Хотел сесть в тот же вагон… Должно быть, эта фраза Мицци Шмаль заставила майора изучить билет Бринкера особенно пристально.

Обнаружилась одна деталь…

Возможно, пустяк, описка кассирши…

Надо проверить. Уточнить все передвижения Бринкера.

Возникали еще вопросы к бельгийцу, теснились в уме, сплетались. Бринкер стал необходим срочно. И, как никогда, майора поджимает время.

Он настроен ворваться к Бринкеру, атаковать с ходу. И если догадка верна…

Получилось не так, как хотелось Калистратову. Минуту-две он ждал в коридоре, вход в купе Бринкера загораживала толстуха Анна Васильевна, агроинспектор. Не обрывать же ее на полуслове: вдруг банальный этот разговор по поводу апельсинов, как и билет Бринкера, натолкнет на что-то.

Анна Васильевна углядела у бельгийца пакет с апельсинами и предложила съесть. Теперь она вернулась и вся колыхалась от огорчения. Три апельсина остались.

— Средиземноморская муха, — твердит Анна Васильевна.

— Муха, понимаю, — покорно откликается Бринкер. Он стоит перед дамой, стоит в позе вежливого внимания, наклонив голову набок, будто напрягая слух.

Непонятно ему одно — какая здесь опасность от мухи? Допустим, она угнездилась в этих апельсинах. Но ведь на севере апельсины не растут.

— Муха жрет все, ферштеен? — терпеливо и с удовольствием разъясняет Анна Васильевна. — Яблоки, разные фрукты, овощи…

— Жрет, — прилежно вторит Бринкер.

Обычно беседы Анны Васильевны с пассажирами возбуждали у Калистратова аппетит. Его тоже тянуло к овощам и фруктам. Как муху.

Бринкер вручает апельсины инспектору, та возвращает их.

— Ску-шай-те. До остановки, поняли?

Но Бринкер съел с утра чуть ли не килограмм. Больше не хочется. Он угощает инспектора.

— Нет, нет, что вы!

— Заканчивайте, Анна Васильевна, — вмешивается майор.

От нее не избавишься сразу.

— Тогда я их уничтожу. Уни-чтожу.

Уничтожать ей жаль. В другое время майор посочувствовал бы. В самом деле, жаль убивать химикалиями отличные плоды.

Майор собирался, не говоря ни слова, показать Бринкеру его билет. И затем спросить… Но что-то мешает. Элемент внезапности утрачен. Это неприятное ощущение, оно снижает уверенность, заставляет менять тактику.

Бринкер держит апельсины. Свои три недоеденных апельсина, не допущенных к нам из-за средиземноморской мухи и прочего гнуса. Мог бы сделать шаг, бросить апельсины на постель… Внешне невозмутим, но все же, возможно, второй визит пограничника его встревожил.

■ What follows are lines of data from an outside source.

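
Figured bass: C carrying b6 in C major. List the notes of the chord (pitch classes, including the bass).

The written figures b6 are shorthand for 6/3: the 3 is implied.
A third above C in this key is E.
A sixth above C in this key is A, lowered to Ab by the flat.
Together with the bass C, this spells Ab augmented in first inversion.

C, E, Ab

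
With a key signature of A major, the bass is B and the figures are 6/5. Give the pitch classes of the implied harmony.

B, D, F#, G#

The written figures 6/5 are shorthand for 6/5/3: the 3 is implied.
A third above B in this key is D.
A fifth above B in this key is F#.
A sixth above B in this key is G#.
Together with the bass B, this spells G# half-diminished seventh in first inversion.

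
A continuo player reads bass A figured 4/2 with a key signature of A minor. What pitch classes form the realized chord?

The written figures 4/2 are shorthand for 6/4/2: the 6 is implied.
A second above A in this key is B.
A fourth above A in this key is D.
A sixth above A in this key is F.
Together with the bass A, this spells B half-diminished seventh in third inversion.

A, B, D, F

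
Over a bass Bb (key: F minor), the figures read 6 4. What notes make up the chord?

Bb, Eb, G

A fourth above Bb in this key is Eb.
A sixth above Bb in this key is G.
Together with the bass Bb, this spells Eb major in second inversion.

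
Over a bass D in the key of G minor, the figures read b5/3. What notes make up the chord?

A third above D in this key is F.
A fifth above D in this key is A, lowered to Ab by the flat.
Together with the bass D, this spells D diminished in root position.

D, F, Ab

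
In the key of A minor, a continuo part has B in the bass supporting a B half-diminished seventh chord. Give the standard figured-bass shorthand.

7

B is the root of B half-diminished seventh, so the chord is in root position.
A seventh chord in root position is figured 7/5/3, conventionally abbreviated 7.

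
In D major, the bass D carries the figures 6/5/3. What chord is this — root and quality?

B minor seventh

The figures 6/5/3 indicate a seventh chord in first inversion.
In first inversion the root lies a sixth above the bass: a sixth above D in D major is B.
The chord tones are D, F#, A, B, giving B minor seventh.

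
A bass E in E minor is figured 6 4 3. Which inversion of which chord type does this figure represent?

seventh chord, second inversion

Intervals of 6/4/3 above the bass form a seventh chord; the bass is the fifth, so this is second inversion.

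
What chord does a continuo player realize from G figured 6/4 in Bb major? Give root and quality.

C minor

The figures 6/4 indicate a triad in second inversion.
In second inversion the root lies a fourth above the bass: a fourth above G in Bb major is C.
The chord tones are G, C, Eb, giving C minor.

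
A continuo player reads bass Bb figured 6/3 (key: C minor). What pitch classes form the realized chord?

Bb, D, G

A third above Bb in this key is D.
A sixth above Bb in this key is G.
Together with the bass Bb, this spells G minor in first inversion.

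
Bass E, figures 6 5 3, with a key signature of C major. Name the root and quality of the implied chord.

The figures 6 5 3 indicate a seventh chord in first inversion.
In first inversion the root lies a sixth above the bass: a sixth above E in C major is C.
The chord tones are E, G, B, C, giving C major seventh.

C major seventh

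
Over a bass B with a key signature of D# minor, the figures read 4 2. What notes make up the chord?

B, C#, E#, G#

The written figures 4 2 are shorthand for 6/4/2: the 6 is implied.
A second above B in this key is C#.
A fourth above B in this key is E#.
A sixth above B in this key is G#.
Together with the bass B, this spells C# dominant seventh in third inversion.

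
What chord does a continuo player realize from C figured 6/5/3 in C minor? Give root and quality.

The figures 6/5/3 indicate a seventh chord in first inversion.
In first inversion the root lies a sixth above the bass: a sixth above C in C minor is Ab.
The chord tones are C, Eb, G, Ab, giving Ab major seventh.

Ab major seventh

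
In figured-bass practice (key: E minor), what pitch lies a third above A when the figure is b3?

Cb

Counting 2 letter steps above A lands on C; in E minor, that letter is C.
The b3 figure lowers it a semitone, giving Cb.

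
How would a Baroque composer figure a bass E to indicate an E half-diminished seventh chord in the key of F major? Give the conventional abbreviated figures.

E is the root of E half-diminished seventh, so the chord is in root position.
A seventh chord in root position is figured 7/5/3, conventionally abbreviated 7.

7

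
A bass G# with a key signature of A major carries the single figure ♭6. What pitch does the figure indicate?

Counting 5 letter steps above G# lands on E; in A major, that letter is E.
The b6 figure lowers it a semitone, giving Eb.

Eb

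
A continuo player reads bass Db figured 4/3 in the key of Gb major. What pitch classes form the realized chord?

The written figures 4/3 are shorthand for 6/4/3: the 6 is implied.
A third above Db in this key is F.
A fourth above Db in this key is Gb.
A sixth above Db in this key is Bb.
Together with the bass Db, this spells Gb major seventh in second inversion.

Db, F, Gb, Bb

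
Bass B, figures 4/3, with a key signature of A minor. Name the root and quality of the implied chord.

The figures 4/3 indicate a seventh chord in second inversion.
In second inversion the root lies a fourth above the bass: a fourth above B in A minor is E.
The chord tones are B, D, E, G, giving E minor seventh.

E minor seventh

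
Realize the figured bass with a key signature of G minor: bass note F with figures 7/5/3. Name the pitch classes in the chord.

A third above F in this key is A.
A fifth above F in this key is C.
A seventh above F in this key is Eb.
Together with the bass F, this spells F dominant seventh in root position.

F, A, C, Eb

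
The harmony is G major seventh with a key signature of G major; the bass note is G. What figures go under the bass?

G is the root of G major seventh, so the chord is in root position.
A seventh chord in root position is figured 7/5/3, conventionally abbreviated 7.

7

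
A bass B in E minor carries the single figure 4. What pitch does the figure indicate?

Counting 3 letter steps above B lands on E; in E minor, that letter is E.

E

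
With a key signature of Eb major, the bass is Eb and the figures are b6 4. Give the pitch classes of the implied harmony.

A fourth above Eb in this key is Ab.
A sixth above Eb in this key is C, lowered to Cb by the flat.
Together with the bass Eb, this spells Ab minor in second inversion.

Eb, Ab, Cb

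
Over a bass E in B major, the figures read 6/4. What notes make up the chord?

A fourth above E in this key is A#.
A sixth above E in this key is C#.
Together with the bass E, this spells A# diminished in second inversion.

E, A#, C#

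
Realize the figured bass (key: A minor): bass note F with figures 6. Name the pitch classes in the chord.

F, A, D

The written figures 6 are shorthand for 6/3: the 3 is implied.
A third above F in this key is A.
A sixth above F in this key is D.
Together with the bass F, this spells D minor in first inversion.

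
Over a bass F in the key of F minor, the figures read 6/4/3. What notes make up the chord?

F, Ab, Bb, Db

A third above F in this key is Ab.
A fourth above F in this key is Bb.
A sixth above F in this key is Db.
Together with the bass F, this spells Bb minor seventh in second inversion.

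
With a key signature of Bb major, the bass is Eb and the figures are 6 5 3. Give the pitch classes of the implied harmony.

A third above Eb in this key is G.
A fifth above Eb in this key is Bb.
A sixth above Eb in this key is C.
Together with the bass Eb, this spells C minor seventh in first inversion.

Eb, G, Bb, C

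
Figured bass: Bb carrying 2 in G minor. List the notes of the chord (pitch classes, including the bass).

Bb, C, Eb, G

The written figures 2 are shorthand for 6/4/2: the 6/4 are implied.
A second above Bb in this key is C.
A fourth above Bb in this key is Eb.
A sixth above Bb in this key is G.
Together with the bass Bb, this spells C minor seventh in third inversion.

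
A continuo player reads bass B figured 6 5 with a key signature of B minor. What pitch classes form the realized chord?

The written figures 6 5 are shorthand for 6/5/3: the 3 is implied.
A third above B in this key is D.
A fifth above B in this key is F#.
A sixth above B in this key is G.
Together with the bass B, this spells G major seventh in first inversion.

B, D, F#, G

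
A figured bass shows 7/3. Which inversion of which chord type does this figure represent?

seventh chord, root position

7/3 is shorthand for 7/5/3.
Intervals of 7/5/3 above the bass form a seventh chord; the bass is the root, so this is root position.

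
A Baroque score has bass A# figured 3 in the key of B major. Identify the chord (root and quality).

The figures 3 indicate a triad in root position.
In root position the bass is the root, so the root is A#.
The chord tones are A#, C#, E, giving A# diminished.

A# diminished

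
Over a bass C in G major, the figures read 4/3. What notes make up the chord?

C, E, F#, A

The written figures 4/3 are shorthand for 6/4/3: the 6 is implied.
A third above C in this key is E.
A fourth above C in this key is F#.
A sixth above C in this key is A.
Together with the bass C, this spells F# half-diminished seventh in second inversion.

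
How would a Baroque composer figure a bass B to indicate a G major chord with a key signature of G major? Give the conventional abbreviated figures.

B is the third of G major, so the chord is in first inversion.
A triad in first inversion is figured 6/3, conventionally abbreviated 6.

6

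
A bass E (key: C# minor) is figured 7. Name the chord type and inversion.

seventh chord, root position

7 is shorthand for 7/5/3.
Intervals of 7/5/3 above the bass form a seventh chord; the bass is the root, so this is root position.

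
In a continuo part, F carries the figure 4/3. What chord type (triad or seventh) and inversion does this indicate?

seventh chord, second inversion

4/3 is shorthand for 6/4/3.
Intervals of 6/4/3 above the bass form a seventh chord; the bass is the fifth, so this is second inversion.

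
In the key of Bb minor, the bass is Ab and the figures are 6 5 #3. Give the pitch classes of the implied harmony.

A third above Ab in this key is C, raised to C# by the sharp.
A fifth above Ab in this key is Eb.
A sixth above Ab in this key is F.

Ab, C#, Eb, F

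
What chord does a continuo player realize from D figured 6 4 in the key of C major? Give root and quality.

The figures 6 4 indicate a triad in second inversion.
In second inversion the root lies a fourth above the bass: a fourth above D in C major is G.
The chord tones are D, G, B, giving G major.

G major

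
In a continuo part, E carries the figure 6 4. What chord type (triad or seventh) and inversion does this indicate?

triad, second inversion

Intervals of 6/4 above the bass form a triad; the bass is the fifth, so this is second inversion.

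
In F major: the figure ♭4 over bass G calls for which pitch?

Cb

Counting 3 letter steps above G lands on C; in F major, that letter is C.
The b4 figure lowers it a semitone, giving Cb.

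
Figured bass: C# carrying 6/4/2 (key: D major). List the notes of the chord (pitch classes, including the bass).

C#, D, F#, A

A second above C# in this key is D.
A fourth above C# in this key is F#.
A sixth above C# in this key is A.
Together with the bass C#, this spells D major seventh in third inversion.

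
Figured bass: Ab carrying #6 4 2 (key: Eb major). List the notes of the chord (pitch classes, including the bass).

A second above Ab in this key is Bb.
A fourth above Ab in this key is D.
A sixth above Ab in this key is F, raised to F# by the sharp.
Together with the bass Ab, this spells Bb augmented seventh in third inversion.

Ab, Bb, D, F#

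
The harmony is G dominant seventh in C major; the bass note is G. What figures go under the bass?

G is the root of G dominant seventh, so the chord is in root position.
A seventh chord in root position is figured 7/5/3, conventionally abbreviated 7.

7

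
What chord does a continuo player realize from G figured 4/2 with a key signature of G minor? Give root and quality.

The figures 4/2 indicate a seventh chord in third inversion.
In third inversion the root lies a second above the bass: a second above G in G minor is A.
The chord tones are G, A, C, Eb, giving A half-diminished seventh.

A half-diminished seventh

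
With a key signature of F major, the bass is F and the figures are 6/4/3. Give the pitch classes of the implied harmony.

F, A, Bb, D

A third above F in this key is A.
A fourth above F in this key is Bb.
A sixth above F in this key is D.
Together with the bass F, this spells Bb major seventh in second inversion.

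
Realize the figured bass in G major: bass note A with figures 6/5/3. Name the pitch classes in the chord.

A third above A in this key is C.
A fifth above A in this key is E.
A sixth above A in this key is F#.
Together with the bass A, this spells F# half-diminished seventh in first inversion.

A, C, E, F#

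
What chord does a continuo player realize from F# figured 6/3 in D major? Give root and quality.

The figures 6/3 indicate a triad in first inversion.
In first inversion the root lies a sixth above the bass: a sixth above F# in D major is D.
The chord tones are F#, A, D, giving D major.

D major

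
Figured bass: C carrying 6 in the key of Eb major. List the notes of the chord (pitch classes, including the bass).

The written figures 6 are shorthand for 6/3: the 3 is implied.
A third above C in this key is Eb.
A sixth above C in this key is Ab.
Together with the bass C, this spells Ab major in first inversion.

C, Eb, Ab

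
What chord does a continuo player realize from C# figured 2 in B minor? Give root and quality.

The figures 2 indicate a seventh chord in third inversion.
In third inversion the root lies a second above the bass: a second above C# in B minor is D.
The chord tones are C#, D, F#, A, giving D major seventh.

D major seventh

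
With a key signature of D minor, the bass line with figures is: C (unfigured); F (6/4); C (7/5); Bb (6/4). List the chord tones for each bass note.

C, E, G | F, Bb, D | C, E, G, Bb | Bb, E, G

C (5/3): C, E, G.
F (6/4): F, Bb, D.
C (7/5/3): C, E, G, Bb.
Bb (6/4): Bb, E, G.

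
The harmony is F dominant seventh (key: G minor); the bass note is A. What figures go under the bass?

6/5

A is the third of F dominant seventh, so the chord is in first inversion.
A seventh chord in first inversion is figured 6/5/3, conventionally abbreviated 6/5.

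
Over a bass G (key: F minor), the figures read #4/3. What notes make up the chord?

G, Bb, C#, Eb

The written figures #4/3 are shorthand for 6/4/3: the 6 is implied.
A third above G in this key is Bb.
A fourth above G in this key is C, raised to C# by the sharp.
A sixth above G in this key is Eb.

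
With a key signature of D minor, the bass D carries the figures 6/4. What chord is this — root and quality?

G minor

The figures 6/4 indicate a triad in second inversion.
In second inversion the root lies a fourth above the bass: a fourth above D in D minor is G.
The chord tones are D, G, Bb, giving G minor.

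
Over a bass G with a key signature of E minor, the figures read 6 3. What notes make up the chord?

G, B, E

A third above G in this key is B.
A sixth above G in this key is E.
Together with the bass G, this spells E minor in first inversion.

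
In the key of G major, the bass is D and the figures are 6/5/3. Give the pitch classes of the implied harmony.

A third above D in this key is F#.
A fifth above D in this key is A.
A sixth above D in this key is B.
Together with the bass D, this spells B minor seventh in first inversion.

D, F#, A, B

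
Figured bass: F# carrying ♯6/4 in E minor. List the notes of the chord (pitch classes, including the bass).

A fourth above F# in this key is B.
A sixth above F# in this key is D, raised to D# by the sharp.
Together with the bass F#, this spells B major in second inversion.

F#, B, D#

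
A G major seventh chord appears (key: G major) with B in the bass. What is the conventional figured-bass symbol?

B is the third of G major seventh, so the chord is in first inversion.
A seventh chord in first inversion is figured 6/5/3, conventionally abbreviated 6/5.

6/5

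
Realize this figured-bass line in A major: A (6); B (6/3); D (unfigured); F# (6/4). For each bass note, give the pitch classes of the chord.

A (6/3): A, C#, F#.
B (6/3): B, D, G#.
D (5/3): D, F#, A.
F# (6/4): F#, B, D.

A, C#, F# | B, D, G# | D, F#, A | F#, B, D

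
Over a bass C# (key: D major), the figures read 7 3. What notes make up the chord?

The written figures 7 3 are shorthand for 7/5/3: the 5 is implied.
A third above C# in this key is E.
A fifth above C# in this key is G.
A seventh above C# in this key is B.
Together with the bass C#, this spells C# half-diminished seventh in root position.

C#, E, G, B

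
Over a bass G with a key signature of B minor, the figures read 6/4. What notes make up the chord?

G, C#, E

A fourth above G in this key is C#.
A sixth above G in this key is E.
Together with the bass G, this spells C# diminished in second inversion.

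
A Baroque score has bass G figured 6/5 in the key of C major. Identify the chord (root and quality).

E minor seventh

The figures 6/5 indicate a seventh chord in first inversion.
In first inversion the root lies a sixth above the bass: a sixth above G in C major is E.
The chord tones are G, B, D, E, giving E minor seventh.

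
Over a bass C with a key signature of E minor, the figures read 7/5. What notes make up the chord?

The written figures 7/5 are shorthand for 7/5/3: the 3 is implied.
A third above C in this key is E.
A fifth above C in this key is G.
A seventh above C in this key is B.
Together with the bass C, this spells C major seventh in root position.

C, E, G, B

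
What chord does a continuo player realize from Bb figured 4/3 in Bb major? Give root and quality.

Eb major seventh

The figures 4/3 indicate a seventh chord in second inversion.
In second inversion the root lies a fourth above the bass: a fourth above Bb in Bb major is Eb.
The chord tones are Bb, D, Eb, G, giving Eb major seventh.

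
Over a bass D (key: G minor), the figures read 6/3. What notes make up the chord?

D, F, Bb

A third above D in this key is F.
A sixth above D in this key is Bb.
Together with the bass D, this spells Bb major in first inversion.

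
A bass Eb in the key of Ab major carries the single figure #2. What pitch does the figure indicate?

Counting 1 letter step above Eb lands on F; in Ab major, that letter is F.
The #2 figure raises it a semitone, giving F#.

F#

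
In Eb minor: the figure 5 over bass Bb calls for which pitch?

F

Counting 4 letter steps above Bb lands on F; in Eb minor, that letter is F.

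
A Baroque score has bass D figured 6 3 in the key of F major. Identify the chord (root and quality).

The figures 6 3 indicate a triad in first inversion.
In first inversion the root lies a sixth above the bass: a sixth above D in F major is Bb.
The chord tones are D, F, Bb, giving Bb major.

Bb major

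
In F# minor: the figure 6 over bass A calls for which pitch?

Counting 5 letter steps above A lands on F; in F# minor, that letter is F#.

F#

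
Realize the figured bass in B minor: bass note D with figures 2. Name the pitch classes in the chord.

The written figures 2 are shorthand for 6/4/2: the 6/4 are implied.
A second above D in this key is E.
A fourth above D in this key is G.
A sixth above D in this key is B.
Together with the bass D, this spells E minor seventh in third inversion.

D, E, G, B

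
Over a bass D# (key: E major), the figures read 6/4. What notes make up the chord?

A fourth above D# in this key is G#.
A sixth above D# in this key is B.
Together with the bass D#, this spells G# minor in second inversion.

D#, G#, B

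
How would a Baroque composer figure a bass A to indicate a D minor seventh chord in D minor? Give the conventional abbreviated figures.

A is the fifth of D minor seventh, so the chord is in second inversion.
A seventh chord in second inversion is figured 6/4/3, conventionally abbreviated 4/3.

4/3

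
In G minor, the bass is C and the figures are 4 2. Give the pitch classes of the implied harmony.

C, D, F, A

The written figures 4 2 are shorthand for 6/4/2: the 6 is implied.
A second above C in this key is D.
A fourth above C in this key is F.
A sixth above C in this key is A.
Together with the bass C, this spells D minor seventh in third inversion.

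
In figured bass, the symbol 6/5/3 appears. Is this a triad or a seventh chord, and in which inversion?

Intervals of 6/5/3 above the bass form a seventh chord; the bass is the third, so this is first inversion.

seventh chord, first inversion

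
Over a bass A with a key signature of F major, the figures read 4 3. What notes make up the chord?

The written figures 4 3 are shorthand for 6/4/3: the 6 is implied.
A third above A in this key is C.
A fourth above A in this key is D.
A sixth above A in this key is F.
Together with the bass A, this spells D minor seventh in second inversion.

A, C, D, F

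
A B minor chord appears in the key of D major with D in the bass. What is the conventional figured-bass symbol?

6

D is the third of B minor, so the chord is in first inversion.
A triad in first inversion is figured 6/3, conventionally abbreviated 6.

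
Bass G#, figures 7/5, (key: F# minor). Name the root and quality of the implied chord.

G# half-diminished seventh

The figures 7/5 indicate a seventh chord in root position.
In root position the bass is the root, so the root is G#.
The chord tones are G#, B, D, F#, giving G# half-diminished seventh.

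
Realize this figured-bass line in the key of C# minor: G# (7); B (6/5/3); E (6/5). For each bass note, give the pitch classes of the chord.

G#, B, D#, F# | B, D#, F#, G# | E, G#, B, C#

G# (7/5/3): G#, B, D#, F#.
B (6/5/3): B, D#, F#, G#.
E (6/5/3): E, G#, B, C#.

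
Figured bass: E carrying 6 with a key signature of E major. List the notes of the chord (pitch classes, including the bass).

E, G#, C#

The written figures 6 are shorthand for 6/3: the 3 is implied.
A third above E in this key is G#.
A sixth above E in this key is C#.
Together with the bass E, this spells C# minor in first inversion.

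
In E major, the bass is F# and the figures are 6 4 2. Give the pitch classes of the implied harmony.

A second above F# in this key is G#.
A fourth above F# in this key is B.
A sixth above F# in this key is D#.
Together with the bass F#, this spells G# minor seventh in third inversion.

F#, G#, B, D#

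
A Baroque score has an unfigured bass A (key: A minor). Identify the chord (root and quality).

A minor

An unfigured bass indicates a triad in root position.
In root position the bass is the root, so the root is A.
The chord tones are A, C, E, giving A minor.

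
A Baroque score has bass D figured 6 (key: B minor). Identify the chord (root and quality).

B minor

The figures 6 indicate a triad in first inversion.
In first inversion the root lies a sixth above the bass: a sixth above D in B minor is B.
The chord tones are D, F#, B, giving B minor.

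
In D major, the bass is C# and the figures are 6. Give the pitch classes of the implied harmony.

C#, E, A

The written figures 6 are shorthand for 6/3: the 3 is implied.
A third above C# in this key is E.
A sixth above C# in this key is A.
Together with the bass C#, this spells A major in first inversion.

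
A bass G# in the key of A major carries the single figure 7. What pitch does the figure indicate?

F#

Counting 6 letter steps above G# lands on F; in A major, that letter is F#.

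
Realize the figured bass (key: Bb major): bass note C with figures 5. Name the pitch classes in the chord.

The written figures 5 are shorthand for 5/3: the 3 is implied.
A third above C in this key is Eb.
A fifth above C in this key is G.
Together with the bass C, this spells C minor in root position.

C, Eb, G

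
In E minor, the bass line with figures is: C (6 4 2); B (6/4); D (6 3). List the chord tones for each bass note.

C (6/4/2): C, D, F#, A.
B (6/4): B, E, G.
D (6/3): D, F#, B.

C, D, F#, A | B, E, G | D, F#, B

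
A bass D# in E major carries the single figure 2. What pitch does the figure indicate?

E

Counting 1 letter step above D# lands on E; in E major, that letter is E.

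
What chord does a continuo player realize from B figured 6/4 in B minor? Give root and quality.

E minor

The figures 6/4 indicate a triad in second inversion.
In second inversion the root lies a fourth above the bass: a fourth above B in B minor is E.
The chord tones are B, E, G, giving E minor.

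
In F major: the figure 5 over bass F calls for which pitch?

C

Counting 4 letter steps above F lands on C; in F major, that letter is C.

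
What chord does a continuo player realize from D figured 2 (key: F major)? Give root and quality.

The figures 2 indicate a seventh chord in third inversion.
In third inversion the root lies a second above the bass: a second above D in F major is E.
The chord tones are D, E, G, Bb, giving E half-diminished seventh.

E half-diminished seventh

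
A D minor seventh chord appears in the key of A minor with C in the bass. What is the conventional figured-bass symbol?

4/2

C is the seventh of D minor seventh, so the chord is in third inversion.
A seventh chord in third inversion is figured 6/4/2, conventionally abbreviated 4/2.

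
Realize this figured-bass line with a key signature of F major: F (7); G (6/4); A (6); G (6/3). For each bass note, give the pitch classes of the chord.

F, A, C, E | G, C, E | A, C, F | G, Bb, E

F (7/5/3): F, A, C, E.
G (6/4): G, C, E.
A (6/3): A, C, F.
G (6/3): G, Bb, E.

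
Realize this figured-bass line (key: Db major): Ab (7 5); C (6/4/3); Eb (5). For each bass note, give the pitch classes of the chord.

Ab, C, Eb, Gb | C, Eb, F, Ab | Eb, Gb, Bb

Ab (7/5/3): Ab, C, Eb, Gb.
C (6/4/3): C, Eb, F, Ab.
Eb (5/3): Eb, Gb, Bb.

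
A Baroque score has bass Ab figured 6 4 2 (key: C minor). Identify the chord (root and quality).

The figures 6 4 2 indicate a seventh chord in third inversion.
In third inversion the root lies a second above the bass: a second above Ab in C minor is Bb.
The chord tones are Ab, Bb, D, F, giving Bb dominant seventh.

Bb dominant seventh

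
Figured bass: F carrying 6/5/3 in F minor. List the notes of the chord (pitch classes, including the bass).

F, Ab, C, Db

A third above F in this key is Ab.
A fifth above F in this key is C.
A sixth above F in this key is Db.
Together with the bass F, this spells Db major seventh in first inversion.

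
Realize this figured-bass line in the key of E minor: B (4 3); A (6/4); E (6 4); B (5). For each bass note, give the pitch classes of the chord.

B (6/4/3): B, D, E, G.
A (6/4): A, D, F#.
E (6/4): E, A, C.
B (5/3): B, D, F#.

B, D, E, G | A, D, F# | E, A, C | B, D, F#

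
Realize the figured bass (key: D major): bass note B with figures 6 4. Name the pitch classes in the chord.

B, E, G

A fourth above B in this key is E.
A sixth above B in this key is G.
Together with the bass B, this spells E minor in second inversion.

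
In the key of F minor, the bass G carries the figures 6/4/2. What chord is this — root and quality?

Ab major seventh

The figures 6/4/2 indicate a seventh chord in third inversion.
In third inversion the root lies a second above the bass: a second above G in F minor is Ab.
The chord tones are G, Ab, C, Eb, giving Ab major seventh.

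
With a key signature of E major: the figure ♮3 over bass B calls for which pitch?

Counting 2 letter steps above B lands on D; in E major, that letter is D#.
The ♮3 figure makes it natural, giving D.

D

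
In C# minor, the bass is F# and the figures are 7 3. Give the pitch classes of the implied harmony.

The written figures 7 3 are shorthand for 7/5/3: the 5 is implied.
A third above F# in this key is A.
A fifth above F# in this key is C#.
A seventh above F# in this key is E.
Together with the bass F#, this spells F# minor seventh in root position.

F#, A, C#, E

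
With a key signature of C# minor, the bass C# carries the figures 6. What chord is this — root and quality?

A major

The figures 6 indicate a triad in first inversion.
In first inversion the root lies a sixth above the bass: a sixth above C# in C# minor is A.
The chord tones are C#, E, A, giving A major.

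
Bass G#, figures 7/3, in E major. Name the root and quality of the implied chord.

The figures 7/3 indicate a seventh chord in root position.
In root position the bass is the root, so the root is G#.
The chord tones are G#, B, D#, F#, giving G# minor seventh.

G# minor seventh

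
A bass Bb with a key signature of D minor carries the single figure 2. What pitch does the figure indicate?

C

Counting 1 letter step above Bb lands on C; in D minor, that letter is C.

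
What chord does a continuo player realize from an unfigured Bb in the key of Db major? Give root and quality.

Bb minor

An unfigured bass indicates a triad in root position.
In root position the bass is the root, so the root is Bb.
The chord tones are Bb, Db, F, giving Bb minor.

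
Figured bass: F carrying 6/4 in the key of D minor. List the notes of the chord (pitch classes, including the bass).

F, Bb, D

A fourth above F in this key is Bb.
A sixth above F in this key is D.
Together with the bass F, this spells Bb major in second inversion.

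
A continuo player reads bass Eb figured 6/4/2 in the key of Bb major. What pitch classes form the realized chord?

Eb, F, A, C

A second above Eb in this key is F.
A fourth above Eb in this key is A.
A sixth above Eb in this key is C.
Together with the bass Eb, this spells F dominant seventh in third inversion.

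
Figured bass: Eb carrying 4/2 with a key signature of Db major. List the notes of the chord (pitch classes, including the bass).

The written figures 4/2 are shorthand for 6/4/2: the 6 is implied.
A second above Eb in this key is F.
A fourth above Eb in this key is Ab.
A sixth above Eb in this key is C.
Together with the bass Eb, this spells F minor seventh in third inversion.

Eb, F, Ab, C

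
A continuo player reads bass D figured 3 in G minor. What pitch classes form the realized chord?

D, F, A

The written figures 3 are shorthand for 5/3: the 5 is implied.
A third above D in this key is F.
A fifth above D in this key is A.
Together with the bass D, this spells D minor in root position.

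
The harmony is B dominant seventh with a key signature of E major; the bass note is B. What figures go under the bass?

B is the root of B dominant seventh, so the chord is in root position.
A seventh chord in root position is figured 7/5/3, conventionally abbreviated 7.

7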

— Мы нашли листовки, господин Бринкер, — начинает майор, — у того молодого немца. Знаете где? Под чехлом чемодана.

Новость радует бельгийца. Однако умеренно радует. Бурного ликования незаметно. Впрочем, ему, может быть, и несвойственны бурные проявления чувств.

— Не только у Хайни, — продолжает майор. — У других тоже… Дело серьезное, господин Бринкер.

— Да, да. Совершенно верно.

Он все в той же позе, с апельсинами, как перед Анной Васильевной. Выставил их вперед. При встряске вагона тычет апельсинами в Калистратова.

— Кстати, какого вы мнения о Клотильде Пренцлау?

Секундная заминка.

— О, она большой милитант… Значится, большой активист.

— Вы давно знакомы?

— Да, мы были в университете, в Бонне. Мы делали акции. Протест, акции для протеста. Например, против супермаркета. Это магазин, колоссальный магазин.

Калистратов вспомнил эмблему на майке у одной пассажирки, — синей краской. Громадный кулак молотит но универмагу. Небоскреб раскололся, из недр его сыплются на мостовую товары.

— Я, можно сказать, крестный отец… Я приобщил Клотильду к движению. Это метаморфоза, знаете. У нее католическое происхождение… Она училась в школе, которая собственность монастыря.

— Все это очень интересно, — говорит майор и нащупывает в кармане билет. — Да вы ешьте ваши апельсины! Ешьте, не стесняйтесь, ведь скоро остановка.

За окном у самой насыпи блеснул, размотался желтой лентой песчаный карьер, промелькнула цепочка груженых платформ. Ладно, еще пять минут…

Они беседуют о том, о сем. Бринкер, склонив голову набок, вбирает вопросы офицера, словно пытается проникнуть в их сокровенный смысл. И отвечает все более путанно, — от усталости или от волнения. Он учится, осенью сдаст последние экзамены, намерен быть адвокатом. По стопам отца идет? Нет, отец ремесленник. У него небольшое дело, мастерская, разные вещи из меди — канделябры, подсвечники, посуда…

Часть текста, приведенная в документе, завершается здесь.